Pork ribs: Tried all three times, the pork ribs provided a roller coaster of experiences.
- On the first visit, a half rack of St Louis pork ribs ($9.99) brought an improvement over the pulled pork sandwich. Smoke and spice were similarly very low but slightly more prominent. The rack was thick and the color looked appetizing beneath the sauce. Doneness was just about right, yielding tender meat that pulled easily from the bone without veering into overcooked territory. Although these ribs didn't strike me as classic pit smoked barbecue, the overall result was enjoyable.
- On the second visit, the pork ribs were much more saucy and grilled with sauce to bind the two together. Although that's not my preferred style, I thought they did a nice job, and the charred saucy exterior still allowed the flavor of the inner meat—which had more oomph than the first time—to shine through. I still got more of a backyard BBQ feel than classic pit smoked 'cue, but within that realm, it was good, and better than the first time.
- On visit three, the ribs were ordered unsauced. The grill flavor this time dominated the overall flavor much like it did with the first sampling of the wings. Inside, the meat was dry with very little flavor.
Beef ribs: Ordered once sauced and another time unsauced, the ribs satisfied with the sauce and were a dud unsauced. Meatiness also varied (more meaty that first time with the sauce), though fat was low both times. The same theme replayed, with more of a charcoaly backyard feel, less smoke and no obvious rub.
Sausage: The Combo Plate supplied a half sausage each of the linguica and the kielbasa. I didn't get any smoke either time, but both times enjoyed the char that was again reminiscent of backyard grilling. One time both sausages were dry; the other time both were slightly moist. That juiciness might have been more forthcoming and more frequent had the sausages not been scored. Flavor was decent (not great, not bad) both times.

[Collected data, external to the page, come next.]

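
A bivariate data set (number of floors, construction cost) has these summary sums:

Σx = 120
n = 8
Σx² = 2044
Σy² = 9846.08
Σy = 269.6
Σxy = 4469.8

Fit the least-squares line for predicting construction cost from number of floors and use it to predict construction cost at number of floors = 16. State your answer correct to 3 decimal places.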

Burger: I split this one with someone who likes medium (I prefer medium rare), and even he said it was dry. It was very dry, and it had the feel and flavor of a low budget, factory-packed burger that was frozen, thawed and grilled. Toppings were okay, but the burger itself was rubbery and tasteless.
There wasn't anything special about the mild, tomato-based sauce and nothing wrong with the sauce other than its mildness. I'd like to see more variety, with some hotter sauces (based on the burger challenge, I know they like heat) and a vinegar for the pulled pork.
Sides changed up from visit to visit.
On the first venture the onion rings were easily the standout among the sides and probably the highlight of the meal. Puffy, crisp and dark brown, they had just the right amount of batter to counter the thicker-than-usual slices. Cole slaw had too much mayo and not enough flavor. Beans tasted canned. Fries were ordinary.
On the third visit the onion rings were a little different and less impressive, while the fries this time had skins, were darker, seemed more homemade and wound up being very impressive. Cole slaw still had too much mayo, but balanced things out with a little more spice and tang than on the earlier visit. Mild, creamy mac and cheese had that orange Velveeta look and taste, making it ideal for the younger palate.
The Bottom Line
Maybe there's smoke and rubs also involved, but the predominant flavor here is from the charcoal grill, both in the char and the grilled-in sauces. There's nothing wrong with that as long as you know what you're getting into (assuming that is what you're into). With expectations set accordingly, sauce not excluded and luck on your side, Pete's BBQ Pit can hit the spot. But even at its best, this is more of a convenient local standby than destination barbecue.